Tema 2018

Una settimana intensiva di workshop da lunedì 26 febbraio a venerdì 2 marzo riservato a tutti gli studenti del secondo anno dei corsi triennali, ai quali si aggiungono per la prima volta anche gli studenti dei corsi in lingua inglese dei primi anni in Fashion Design e Interior Design.
Da sette anni IED Factory rappresenta un’opportunità di confronto tra giovani creativi e professionisti esterni provenienti da esperienze e formazione multidisciplinari, per affrontare insieme i temi che ogni anno la Scuola pone come obiettivi di ricerca e approfondimento: Futuro, Creative Commons, Città Creative, Less is More – Downsizing, Selfie Worker, Community – Sharing Emotion, PANTONE 15-0343 Greenery.

Per l’edizione 2018 IED Factory il tema sarà Football Free, dedicato ai mondiali di calcio.
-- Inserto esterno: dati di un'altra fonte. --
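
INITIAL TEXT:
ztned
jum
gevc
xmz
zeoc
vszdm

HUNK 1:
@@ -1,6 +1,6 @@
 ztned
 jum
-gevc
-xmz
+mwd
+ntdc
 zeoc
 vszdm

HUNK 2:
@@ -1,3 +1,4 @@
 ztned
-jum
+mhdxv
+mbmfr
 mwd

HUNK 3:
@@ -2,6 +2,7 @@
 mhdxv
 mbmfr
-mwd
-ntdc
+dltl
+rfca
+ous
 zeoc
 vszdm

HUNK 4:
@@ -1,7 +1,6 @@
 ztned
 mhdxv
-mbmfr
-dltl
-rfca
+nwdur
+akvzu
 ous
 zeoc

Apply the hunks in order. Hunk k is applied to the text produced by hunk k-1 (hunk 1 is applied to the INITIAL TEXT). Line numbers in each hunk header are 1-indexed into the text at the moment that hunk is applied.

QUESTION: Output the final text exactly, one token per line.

Hunk 1: at line 1 remove [gevc,xmz] add [mwd,ntdc] -> 6 lines: ztned jum mwd ntdc zeoc vszdm
Hunk 2: at line 1 remove [jum] add [mhdxv,mbmfr] -> 7 lines: ztned mhdxv mbmfr mwd ntdc zeoc vszdm
Hunk 3: at line 2 remove [mwd,ntdc] add [dltl,rfca,ous] -> 8 lines: ztned mhdxv mbmfr dltl rfca ous zeoc vszdm
Hunk 4: at line 1 remove [mbmfr,dltl,rfca] add [nwdur,akvzu] -> 7 lines: ztned mhdxv nwdur akvzu ous zeoc vszdm

Answer: ztned
mhdxv
nwdur
akvzu
ous
zeoc
vszdm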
I primi, da 60 anni a questa parte (Svezia 1958), senza la Nazionale Italiana.

I Mondiali sono un evento che va ben oltre lo sport, sono un fenomeno di massa che appassiona i tifosi e aggrega tutti gli italiani che usano le partite come pretesto per stare insieme e condividere un’esperienza.

Seguire le partite dei Mondiali diventa per tutti un appuntamento imprescindibile, una missione senza eguali, un impegno a cui è impossibile sottrarsi.
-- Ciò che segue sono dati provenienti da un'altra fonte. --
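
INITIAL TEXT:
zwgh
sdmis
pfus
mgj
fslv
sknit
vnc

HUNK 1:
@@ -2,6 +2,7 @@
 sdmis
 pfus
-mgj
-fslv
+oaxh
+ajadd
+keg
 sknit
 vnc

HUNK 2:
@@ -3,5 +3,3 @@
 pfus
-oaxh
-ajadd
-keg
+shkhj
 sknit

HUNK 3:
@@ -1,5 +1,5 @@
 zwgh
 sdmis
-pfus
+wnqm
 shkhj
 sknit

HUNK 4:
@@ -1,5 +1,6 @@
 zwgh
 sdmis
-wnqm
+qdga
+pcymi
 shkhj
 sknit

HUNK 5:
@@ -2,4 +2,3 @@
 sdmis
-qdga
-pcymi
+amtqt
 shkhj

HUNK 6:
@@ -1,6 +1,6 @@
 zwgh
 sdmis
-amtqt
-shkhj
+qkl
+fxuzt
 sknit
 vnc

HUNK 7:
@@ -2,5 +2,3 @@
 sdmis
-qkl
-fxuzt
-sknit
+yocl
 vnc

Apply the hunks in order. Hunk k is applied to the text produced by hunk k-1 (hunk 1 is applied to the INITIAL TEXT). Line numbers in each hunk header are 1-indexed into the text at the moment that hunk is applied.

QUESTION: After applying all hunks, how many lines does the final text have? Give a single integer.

Hunk 1: at line 2 remove [mgj,fslv] add [oaxh,ajadd,keg] -> 8 lines: zwgh sdmis pfus oaxh ajadd keg sknit vnc
Hunk 2: at line 3 remove [oaxh,ajadd,keg] add [shkhj] -> 6 lines: zwgh sdmis pfus shkhj sknit vnc
Hunk 3: at line 1 remove [pfus] add [wnqm] -> 6 lines: zwgh sdmis wnqm shkhj sknit vnc
Hunk 4: at line 1 remove [wnqm] add [qdga,pcymi] -> 7 lines: zwgh sdmis qdga pcymi shkhj sknit vnc
Hunk 5: at line 2 remove [qdga,pcymi] add [amtqt] -> 6 lines: zwgh sdmis amtqt shkhj sknit vnc
Hunk 6: at line 1 remove [amtqt,shkhj] add [qkl,fxuzt] -> 6 lines: zwgh sdmis qkl fxuzt sknit vnc
Hunk 7: at line 2 remove [qkl,fxuzt,sknit] add [yocl] -> 4 lines: zwgh sdmis yocl vnc
Final line count: 4

Answer: 4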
La mancata partecipazione della nazionale Italiana ai Mondiali è una sconfitta che lascia un vuoto. Un vuoto in termini sportivi, economici e di relazione sociale. Un vuoto che potremmo colmare trasformandolo creativamente in una grande opportunità: quella di re-inventare un uso diverso per quel tempo doppiamente libero e immaginare quali potrebbero essere altri temi, eventi, oggetti e altri motivi per ritrovarci insieme in una casa, in un bar o in una piazza. Potrebbe anche trattarsi di un gioco molto serio.
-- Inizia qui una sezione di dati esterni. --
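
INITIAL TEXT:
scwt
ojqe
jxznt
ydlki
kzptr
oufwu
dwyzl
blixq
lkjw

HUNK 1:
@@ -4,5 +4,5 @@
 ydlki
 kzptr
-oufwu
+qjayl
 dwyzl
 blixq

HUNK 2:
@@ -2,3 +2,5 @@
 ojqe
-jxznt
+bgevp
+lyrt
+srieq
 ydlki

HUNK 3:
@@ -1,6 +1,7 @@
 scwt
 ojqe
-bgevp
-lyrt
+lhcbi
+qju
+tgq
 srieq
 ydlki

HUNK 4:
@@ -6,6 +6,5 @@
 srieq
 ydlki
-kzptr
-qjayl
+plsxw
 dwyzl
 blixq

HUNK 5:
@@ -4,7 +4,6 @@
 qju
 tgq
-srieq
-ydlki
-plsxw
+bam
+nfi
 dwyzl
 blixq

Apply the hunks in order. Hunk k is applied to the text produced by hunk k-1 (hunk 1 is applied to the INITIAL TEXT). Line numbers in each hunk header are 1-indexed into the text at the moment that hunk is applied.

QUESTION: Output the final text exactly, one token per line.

Hunk 1: at line 4 remove [oufwu] add [qjayl] -> 9 lines: scwt ojqe jxznt ydlki kzptr qjayl dwyzl blixq lkjw
Hunk 2: at line 2 remove [jxznt] add [bgevp,lyrt,srieq] -> 11 lines: scwt ojqe bgevp lyrt srieq ydlki kzptr qjayl dwyzl blixq lkjw
Hunk 3: at line 1 remove [bgevp,lyrt] add [lhcbi,qju,tgq] -> 12 lines: scwt ojqe lhcbi qju tgq srieq ydlki kzptr qjayl dwyzl blixq lkjw
Hunk 4: at line 6 remove [kzptr,qjayl] add [plsxw] -> 11 lines: scwt ojqe lhcbi qju tgq srieq ydlki plsxw dwyzl blixq lkjw
Hunk 5: at line 4 remove [srieq,ydlki,plsxw] add [bam,nfi] -> 10 lines: scwt ojqe lhcbi qju tgq bam nfi dwyzl blixq lkjw

Answer: scwt
ojqe
lhcbi
qju
tgq
bam
nfi
dwyzl
blixq
lkjw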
300 studenti dei corsi di Design, Moda, Arti Visive e Comunicazione lavoreranno insieme guidati da professionisti del mondo della creatività per raccogliere questa provocazione ed esplorare le possibilità che un anno libero dal calcio ci potrebbe dare. L’invito è quello di sperimentare tenendo presente le tre qualità del calcio: quella ludica legata al gioco, quella collettiva dello stare insieme, del condividere un momento divertente ed emozionante. E quella identitaria legata al sentirsi una squadra, una grande comunità.